We recently posted the report that Google is not particularly interested in interviewing American grads with college degrees.
The fact is that the meaning of Higher Ed has changed in the past 100 years in the US. In 1900, around 2% of Americans had BA degrees. That was a meaningful socio-cultural marker, but as the numbers now exceed 35%, and as even the most elite schools do not seem to know what their mission is, it no longer means very much more than a piece of paper required to manage a McDonald's store.
For a couple of decades, as BAs became commonplace, graduate degrees seemed to become more meaningful and popular as markers. Now, however, we are overrun with unemployed and marginally-employed MAs, PhDs, JDs, D. Divs, and MBAs with huge loans and no way to pay them off. And, assuming that MOOCs begin to take off thanks to the internet, there will be far less need for Profs.
Voegli has written a very important essay on the topic: The Higher Education Hustle
One quote:
How do all the other tenured, morally self-congratulatory educators live with the knowledge that many of their students, after having had their narrow certainties and provincial visions broken down, face years of indentured servitude? We can begin to understand by thinking of the 2,774 U.S. institutions that (as of 2010) grant bachelor's degrees as being in the credentials business rather than the education business. The Daily Beast's Megan McArdle, summarizing an interview with economist Bryan Caplan, points out that it's "actually fairly easy to get a Princeton education for free, as long as you don't want the degree: just walk in off the street and sit in on the classes. It's unlikely that a professor will kick you out, or even notice." No one does this, of course, since no matter how much you might have learned auditing courses, your degree-less self will fare no better in the job market than will the next autodidact.

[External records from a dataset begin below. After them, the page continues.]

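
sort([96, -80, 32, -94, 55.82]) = [-94, -80, 32, 55.82, 96]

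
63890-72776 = -8886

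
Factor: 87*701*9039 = 3^2*23^1*29^1*131^1*701^1 = 551261493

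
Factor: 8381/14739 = 3^(-1) * 17^(-1) * 29^1 = 29/51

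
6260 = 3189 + 3071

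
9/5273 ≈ 0.00171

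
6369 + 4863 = 11232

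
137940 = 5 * 27588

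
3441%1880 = 1561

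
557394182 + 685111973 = 1242506155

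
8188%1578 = 298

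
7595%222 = 47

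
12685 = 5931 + 6754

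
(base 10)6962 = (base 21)fgb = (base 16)1b32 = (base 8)15462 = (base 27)9en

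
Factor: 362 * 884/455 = 2^3 * 5^(-1) * 7^(-1) * 17^1 * 181^1 = 24616/35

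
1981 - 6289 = -4308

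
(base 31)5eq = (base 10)5265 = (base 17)113c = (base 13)2520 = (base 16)1491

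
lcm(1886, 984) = 22632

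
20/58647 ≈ 0.000341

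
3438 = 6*573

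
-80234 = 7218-87452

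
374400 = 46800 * 8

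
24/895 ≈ 0.0268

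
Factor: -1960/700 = -1 * 2^1 * 5^(-1) * 7^1 = -14/5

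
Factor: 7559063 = 37^1 * 204299^1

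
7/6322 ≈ 0.00111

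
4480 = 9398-4918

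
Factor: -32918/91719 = -1*2^1*3^(-3)*43^(-1)*79^(-1)*109^1*151^1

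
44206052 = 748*59099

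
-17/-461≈0.0369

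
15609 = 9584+6025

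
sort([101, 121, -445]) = [-445, 101, 121]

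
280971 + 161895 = 442866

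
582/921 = 194/307 ≈ 0.632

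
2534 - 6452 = -3918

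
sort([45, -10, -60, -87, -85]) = [-87, -85, -60, -10, 45]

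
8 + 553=561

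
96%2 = 0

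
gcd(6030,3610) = 10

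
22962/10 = 11481/5 = 2296.20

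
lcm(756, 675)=18900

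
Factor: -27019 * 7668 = -1 * 2^2 * 3^3 * 41^1 * 71^1 * 659^1 = -207181692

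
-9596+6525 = -3071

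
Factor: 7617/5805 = 3^(-2) * 5^(-1) * 43^(-1) * 2539^1 = 2539/1935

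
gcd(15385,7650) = 85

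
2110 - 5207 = -3097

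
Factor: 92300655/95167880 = 2^(-3)*3^1*103^(-1)*109^1*23099^(-1)*56453^1 = 18460131/19033576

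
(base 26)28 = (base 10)60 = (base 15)40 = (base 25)2a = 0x3c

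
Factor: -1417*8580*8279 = -1*2^2*3^1*5^1*11^1*13^2*17^1*109^1*487^1 = -100654922940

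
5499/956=5 + 719/956≈5.75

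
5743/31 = 185 + 8/31 ≈ 185.26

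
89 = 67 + 22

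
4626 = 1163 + 3463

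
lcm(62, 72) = 2232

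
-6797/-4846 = 1 + 1951/4846 ≈ 1.40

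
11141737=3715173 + 7426564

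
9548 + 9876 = 19424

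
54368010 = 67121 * 810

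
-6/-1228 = 3/614 ≈ 0.00489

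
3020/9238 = 1510/4619 ≈ 0.327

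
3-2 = 1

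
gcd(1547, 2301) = 13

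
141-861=-720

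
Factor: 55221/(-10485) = -1 * 3^(-1) * 5^(-1) * 79^1 = -79/15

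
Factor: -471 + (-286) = -1*757^1 = -757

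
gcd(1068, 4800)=12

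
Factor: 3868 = 2^2*967^1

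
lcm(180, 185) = 6660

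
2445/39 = 62 + 9/13 ≈ 62.69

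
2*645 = 1290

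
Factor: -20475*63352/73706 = -1*2^2*3^2*5^2*7^1*13^1*137^(-1)*269^(-1)*7919^1 = -648566100/36853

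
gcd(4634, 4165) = 7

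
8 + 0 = 8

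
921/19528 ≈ 0.0472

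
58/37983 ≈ 0.00153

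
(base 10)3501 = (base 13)1794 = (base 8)6655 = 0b110110101101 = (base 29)44l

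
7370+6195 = 13565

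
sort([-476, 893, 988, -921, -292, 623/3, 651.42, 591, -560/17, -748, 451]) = [-921, -748, -476, -292, -560/17, 623/3, 451, 591, 651.42, 893, 988]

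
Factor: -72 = -1*2^3*3^2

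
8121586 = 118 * 68827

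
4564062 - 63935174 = -59371112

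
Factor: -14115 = -1*3^1*5^1*941^1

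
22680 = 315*72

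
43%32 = 11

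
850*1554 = 1320900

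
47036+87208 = 134244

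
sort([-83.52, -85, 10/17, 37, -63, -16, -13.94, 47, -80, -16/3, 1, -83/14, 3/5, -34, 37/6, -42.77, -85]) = [-85, -85, -83.52, -80, -63, -42.77, -34, -16, -13.94, -83/14, -16/3, 10/17, 3/5, 1, 37/6, 37, 47]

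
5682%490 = 292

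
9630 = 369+9261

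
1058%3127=1058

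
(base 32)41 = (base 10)129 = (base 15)89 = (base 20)69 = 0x81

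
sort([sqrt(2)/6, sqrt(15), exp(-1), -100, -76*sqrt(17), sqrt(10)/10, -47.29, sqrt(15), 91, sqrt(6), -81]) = [-76*sqrt(17), -100, -81, -47.29, sqrt(2)/6, sqrt(10)/10, exp(-1), sqrt(6), sqrt(15), sqrt(15), 91]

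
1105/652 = 1 + 453/652 ≈ 1.69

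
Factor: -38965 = -1*5^1*7793^1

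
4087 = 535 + 3552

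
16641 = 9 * 1849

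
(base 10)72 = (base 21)39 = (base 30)2c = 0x48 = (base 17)44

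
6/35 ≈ 0.171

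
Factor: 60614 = 2^1*30307^1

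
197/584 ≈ 0.337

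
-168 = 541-709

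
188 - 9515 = -9327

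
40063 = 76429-36366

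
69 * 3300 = 227700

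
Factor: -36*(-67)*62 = 2^3*3^2*31^1*67^1 = 149544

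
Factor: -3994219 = -1 * 61^1 * 65479^1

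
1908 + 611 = 2519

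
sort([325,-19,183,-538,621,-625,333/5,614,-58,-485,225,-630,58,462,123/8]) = [-630,-625,-538,-485,-58,-19,123/8,58,333/5,183,225,325,462,614,621]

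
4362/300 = 14 + 27/50 = 14.54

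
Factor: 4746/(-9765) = -1*2^1*3^(-1)*5^(-1)*31^(-1)*113^1 = -226/465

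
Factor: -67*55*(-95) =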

Many students do the opposite, however: earning, or in any case receiving, college degrees after learning as little as possible. After all, writes McArdle, college students "cheer when class is cancelled. This makes no sense if the goal is accumulation of human capital. In no other business are customers excited to get less than they were promised."
Large public universities, where millions of Americans enroll, are especially conducive to the avoidance of intellectual exertion and achievement. As John Merrow, a journalist specializing in education, discovered in 2005 after investigating academic life at the University of Arizona, "learning seems to be optional." Many undergraduates, in the words of one administrator he interviewed, are "‘maze smart'—they have figured out what they have to do to get through: buy the book, find out what's going to be on the exam and stay invisible." Another spoke of the "mutual nonaggression pact," in which the professor gives the students high grades for mediocre work, and the students give the professor generous evaluations for indifferent teaching. As Arizona's dean of students acknowledged, "We have a lot of students whose motivation for coming here is to get a good job. They think, ‘How do I get the grades?' instead of trying to learn."
Like most of us Maggie's Farmers, I get my education now via a pre-MOOC. If you like to learn, that's what you do. It used to be called The Teaching Company, but now it's called Great Courses. Once you're hooked, you will never waste time on TV or movies again.
Books are good, too. Some students give it up after a paper credential, but some use it as a launching pad for a lifetime of curiosity and intellectual pursuits. In my view, the latter are the only ones deserving of a liberal arts education.